President Joe Biden on Friday said he expects further oil supply increases from Saudi Arabia which may help lower U.S. gasoline costs after a meeting with the country’s leaders.
Biden’s trip did not result in a pledge for a rise in production from Saudi Arabia, but US officials said they were confident that the country would lead the OPEC+ alliance to an agreement for a slow increase.
“I’m doing all I can to increase the supply for the United States of America, which I expect to happen,” Biden told reporters. “The Saudis share that urgency. And based on our discussions today, I expect we’ll see further steps in the coming weeks.”
See Biden: ‘Expect further steps’ from Saudis in coming weeks on oil supply
“Saudi Arabia has committed to support global oil market balancing for sustained economic growth,” the White House said in a statement. “These steps and further steps that we anticipate over the coming weeks have and will help stabilize markets considerably.”
Biden met with King Salman bin Abdulaziz and his son, Crown Prince Mohammed Bin Salman, in Jeddah and the visit came after high oil prices forced the president to backtrack on an earlier vow to ostracize Saudi Arabia over the 2018 killing of Washington Post columnist Jamal Khashoggi.
U.S. gasoline prices have fallen slightly in recent weeks but remain near record levels of $5 a gallon.
Biden’s visit to a summit of Arab leaders in Jeddah comes ahead of the Aug. 3 meeting of the Organization of Petroleum Exporting Countries and its allies where the cartel’s output for September and the following months will be decided.
Adel Al-Jubeir, Saudi minister of state for foreign affairs, said supply decisions would be based on ongoing assessments of the market, Bloomberg reported. The minister also said Saudi Arabia would continue to work with OPEC+, the alliance including Russia.

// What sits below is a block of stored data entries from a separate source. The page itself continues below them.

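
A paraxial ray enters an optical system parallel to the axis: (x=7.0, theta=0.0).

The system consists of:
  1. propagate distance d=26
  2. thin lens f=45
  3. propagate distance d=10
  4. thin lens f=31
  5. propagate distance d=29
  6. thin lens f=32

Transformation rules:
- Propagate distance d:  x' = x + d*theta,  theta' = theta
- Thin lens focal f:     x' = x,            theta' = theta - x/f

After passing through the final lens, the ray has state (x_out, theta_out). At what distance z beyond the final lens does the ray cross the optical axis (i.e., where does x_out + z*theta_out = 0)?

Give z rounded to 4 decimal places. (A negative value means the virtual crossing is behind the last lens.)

Answer: -20.6765

Derivation:
Initial: x=7.0000 theta=0.0000
After 1 (propagate distance d=26): x=7.0000 theta=0.0000
After 2 (thin lens f=45): x=7.0000 theta=-7/45 (≈-0.1556)
After 3 (propagate distance d=10): x=49/9 (≈5.4444) theta=-7/45 (≈-0.1556)
After 4 (thin lens f=31): x=49/9 (≈5.4444) theta=-154/465 (≈-0.3312)
After 5 (propagate distance d=29): x=-5803/1395 (≈-4.1599) theta=-154/465 (≈-0.3312)
After 6 (thin lens f=32): x=-5803/1395 (≈-4.1599) theta=-8981/44640 (≈-0.2012)
z_focus = -x_out/theta_out = -(-5803/1395)/(-8981/44640) = -26528/1283 ≈ -20.6765
Rounded to 4 decimal places: z = -20.6765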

“We assess demand and we work in consultations with other oil producers in OPEC and OPEC+ to make sure that we have adequate supplies,” the Saudi minister told a separate news conference. “We base that on fundamentals, not on speculations, not on hysteria, not on geopolitics.”
Under the terms of the existing OPEC+ agreement, Saudi Arabia’s output is due to reach almost 11 million barrels a day next month, a level it has only rarely maintained. Any further increases would test the country’s maximum sustainable capacity which state-run oil producer Saudi Aramco puts at 12 million barrels a day.
The New York Times on Thursday reported that Martin Indyk, a former diplomat who served in the Clinton and Obama administrations, had said that while exact amounts were uncertain, the Saudis were expected to increase production by around 750,000 barrels a day, with the United Arab Emirates boosting output by 500,000 barrels a day for a combined 1.25 million barrels a day.
Saudi Arabia and the United Arab Emirates are seen as the only OPEC+ members with the spare capacity available to meaningfully raise output, but analysts have questioned how willing they would be to significantly tap into that cushion.
The White House statement also announced a clean-energy partnership between the US and Saudi Arabia, which will include Saudi investments to speed up the transition away from fossil fuels to clean energy. The framework will focus on solar, hydrogen and nuclear, with a mix of public and private-sector involvement.
On Friday West Texas Intermediate crude for August delivery
CL00,
CLQ22,
rose $1.81, or 1.9%, to close at $97.59 a barrel on the New York Mercantile Exchange.